In order to make accurate predictions with our linear model, we'd like the residuals—which are the "errors" in the predictions for the given data values (this is why we use e as our notation for a residual)—to all be as close to 0 as possible. Another way to think of this is that we want the residuals to vary as little as possible from 0. How have we measured variability before? With a standard deviation. And how did we compute that? We computed the deviations from the mean, squared them, added them up, divided by n−1, and took a square root. We could do something like that here with the deviations between the residuals and 0:
`sqrt((sum (e-0)^2)/(n-1)) = sqrt((sum e^2)/(n-1))`
We want to make this "total deviation" as small as possible, but it will attain a minimum exactly when the expression inside the square root attains a minimum. (You may have solved story problems in other math classes where you minimized the square of a distance when you really wanted to minimize a distance, because it was easier to do the math without the square root in place; the same principle applies here.) So we want to make this:
`(sum e^2)/(n-1)`
as small as possible. But of course the denominator of that fraction is fixed (for example, if we start with 14 houses, the denominator will always be 13), so the only way to make the fraction as small as possible is to make the numerator as small as possible. This means that what we really want to do is to minimize the sum of the squares of the residuals:
`sum e^2`
For the blue line above, if we compute squared residuals:
size assess predicted residual residual^2
1561 304.0 310.245 -6.245 39.000025
1038 297.6 286.71 10.89 118.5921
1224 289.5 295.08 -5.58 31.1364
1232 292.8 295.44 -2.64 6.9696
1995 314.6 329.775 -15.175 230.280625
1714 322.7 317.13 5.57 31.0249
1832 336.1 322.44 13.66 186.5956
1095 279 2 89.275 -10.275 105.575625
2011 319.5 330.495 -10.995 120.890025
1366 289.3 301.47 -12.17 148.1089
1292 301.4 298.14 3.26 10.6276
1458 314.3 305.61 8.69 75.5161
2031 320.9 331.395 -10.495 110.145025
1366 304.0 301.47 2.53 6.4009
and add them up, we get 1220.863. Of course, that doesn't mean much unless we have something to compare it to. If we try this whole process with a different line, say `hat y = 0.03x + 250` (shown in red):
we can compute the sum of the squares of the residuals to be 2762.413. This tells us that blue line is better than the red line (which is more or less obvious from the graph), but the question remains: can we think of another line that would be better than the blue line?

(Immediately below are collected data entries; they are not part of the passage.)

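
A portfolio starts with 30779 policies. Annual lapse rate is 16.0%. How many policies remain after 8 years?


remaining = initial * (1 - lapse)^years
= 30779 * (1 - 0.16)^8
= 30779 * 0.247876
= 7629.3721


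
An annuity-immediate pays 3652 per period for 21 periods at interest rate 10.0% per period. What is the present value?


PV = PMT * (1 - (1+i)^(-n)) / i
= 3652 * (1 - (1+0.1)^(-21)) / 0.1
= 3652 * (1 - 0.135131) / 0.1
= 3652 * 8.648694
= 31585.0315


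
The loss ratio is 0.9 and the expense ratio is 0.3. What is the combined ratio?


Combined ratio = loss ratio + expense ratio
= 0.9 + 0.3
= 1.2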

The answer is yes, but to find it, we'll need to take a slight detour.
Exercises
1. Show that the sum of the squares of the residuals for the red line is 2762.413.
2. Guess another slope and intercept that might work better than the blue line. Test it by computing the sums of the squares of the residuals.

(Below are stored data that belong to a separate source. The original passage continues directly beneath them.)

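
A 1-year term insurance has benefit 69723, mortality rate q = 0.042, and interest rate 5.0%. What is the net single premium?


NSP = benefit * q * v
v = 1/(1+i) = 0.952381
NSP = 69723 * 0.042 * 0.952381
= 2788.92


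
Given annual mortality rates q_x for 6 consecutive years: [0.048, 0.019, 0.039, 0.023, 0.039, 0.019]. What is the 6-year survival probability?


p_k = 1 - q_k for each year
Survival = product of (1 - q_k)
= 0.952 * 0.981 * 0.961 * 0.977 * 0.961 * 0.981
= 0.8266


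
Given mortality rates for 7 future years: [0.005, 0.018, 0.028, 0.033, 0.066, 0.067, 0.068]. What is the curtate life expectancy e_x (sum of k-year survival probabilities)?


e_x = sum_{k=1}^{n} k_p_x
k_p_x values:
  1_p_x = 0.995
  2_p_x = 0.97709
  3_p_x = 0.949731
  4_p_x = 0.91839
  5_p_x = 0.857777
  6_p_x = 0.800306
  7_p_x = 0.745885
e_x = 6.2442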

3. In the equation y = 0.045x + 240 (shown in blue in the graphs above):
a) What is the slope of the line?
b) What would the units of that slope be?
c) What might the slope mean in relation to the sizes and assessed values of these houses?
d) What is the y-intercept of this line?
e) What would the units for the y-intercept be?
f) Where does the blue line cross the vertical axis in the scatterplots shown above?
g) Why doesn't it cross at the y-intercept?
h) What meaning might the y-intercept have in relation to the sizes and assessed values of these houses?